Sie schlugen die Haken an den Bänken, die für Handtaschen gedacht waren, gewaltsam ab, verkratzten die Bänke, pinkelten in die Weihwasserbecken und hinterließen eine barocke Beichtstuhltür schief in den Angeln, wie Tobias Schäfer, Probst und leitender Pfarrer der Pfarrei St. Nikolaus Worms-Wonnegau mitteilte.
Die Schäden waren bereits am Sonntag entdeckt und Anzeige erstattet worden.
Laut Polizei ist in der Anzeige von einer unbekannten Flüssigkeit im Weihwasserbecken die Rede, die jedoch nicht als Sachbeschädigung gilt.
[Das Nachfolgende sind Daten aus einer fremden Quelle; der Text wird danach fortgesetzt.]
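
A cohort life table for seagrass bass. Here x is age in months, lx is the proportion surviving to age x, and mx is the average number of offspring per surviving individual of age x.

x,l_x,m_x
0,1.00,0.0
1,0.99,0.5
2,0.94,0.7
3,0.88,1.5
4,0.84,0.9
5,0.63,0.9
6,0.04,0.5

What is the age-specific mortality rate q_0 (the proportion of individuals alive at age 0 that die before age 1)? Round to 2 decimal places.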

Die Höhe des Schadens ist unklar. "Viel tiefer aber als der materielle Schaden wiegt der Schock, dass heutzutage blindwütiger Vandalismus selbst vor einem Gotteshaus nicht Halt macht", teilte Gemeindereferentin Martina Bugert mit, die als Seelsorgerin für die Gemeinde zuständig ist.
In Absprache mit der Polizei bleibe die Kirche vorerst tagsüber geschlossen.
Trotz Vandalismus: Pfarrer hält Videoüberwachung für den falschen Weg
Schäfer sagte, solche Form von Vandalismus sei kein Einzelfall. Eine Videoüberwachung wird derzeit erwogen, sagte er, hält dies jedoch für keine gute Option.
"Kirchen müssen Orte sein, wo jemand unbeobachtet einfach einmal beten oder eine Kerze anzünden kann und sollten nicht den Eindruck eines Hochsicherheitstraktes vermitteln", so der Propst. Die Polizei ermittelt.